Screening and Detection

Understanding your risk level is easier now than at any point in history. Non-invasive prenatal testing (NIPT), a blood test that analyzes fragments of fetal DNA circulating in the mother’s blood, can detect Down syndrome with sensitivity as high as 99% and false positive rates as low as 0.03% to 0.2%, depending on the specific test used. This makes NIPT the most accurate screening option available, though it is still a screening test, not a definitive diagnosis. A positive result is typically followed by amniocentesis or chorionic villus sampling to confirm.

First-trimester combined screening, which uses a blood test and ultrasound measurement of the fluid at the back of the baby’s neck, is another common option offered between weeks 11 and 14. It has a lower detection rate than NIPT but remains widely used, especially as an initial screening step. The choice of screening depends on a woman’s age, risk factors, and how early in pregnancy she seeks testing.
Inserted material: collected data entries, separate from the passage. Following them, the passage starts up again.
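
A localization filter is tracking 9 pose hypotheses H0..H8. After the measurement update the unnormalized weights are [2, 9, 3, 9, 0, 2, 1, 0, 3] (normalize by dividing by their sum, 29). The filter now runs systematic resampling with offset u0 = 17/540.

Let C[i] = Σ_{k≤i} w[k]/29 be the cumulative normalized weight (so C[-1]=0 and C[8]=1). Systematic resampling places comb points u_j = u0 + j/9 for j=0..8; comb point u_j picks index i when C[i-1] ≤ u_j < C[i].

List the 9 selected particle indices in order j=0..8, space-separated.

C = [2/29, 11/29, 14/29, 23/29, 23/29, 25/29, 26/29, 26/29, 1]
j=0: u_0=17/540 ∈ [0, 2/29) → index 0
j=1: u_1=77/540 ∈ [2/29, 11/29) → index 1
j=2: u_2=137/540 ∈ [2/29, 11/29) → index 1
j=3: u_3=197/540 ∈ [2/29, 11/29) → index 1
j=4: u_4=257/540 ∈ [11/29, 14/29) → index 2
j=5: u_5=317/540 ∈ [14/29, 23/29) → index 3
j=6: u_6=377/540 ∈ [14/29, 23/29) → index 3
j=7: u_7=437/540 ∈ [23/29, 25/29) → index 5
j=8: u_8=497/540 ∈ [26/29, 1) → index 8

0 1 1 1 2 3 3 5 8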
Having a Previous Child With Down Syndrome

If you’ve already had a child with Down syndrome caused by standard trisomy 21 (the random cell division error type, which accounts for about 95% of cases), your recurrence risk is modestly elevated beyond what your age alone would predict. For most couples, this means roughly a 1% chance in subsequent pregnancies, or the age-related risk, whichever is higher. If the cause was a translocation and one parent is a carrier, the recurrence risk is substantially higher, as outlined above, and genetic counseling becomes especially important for family planning.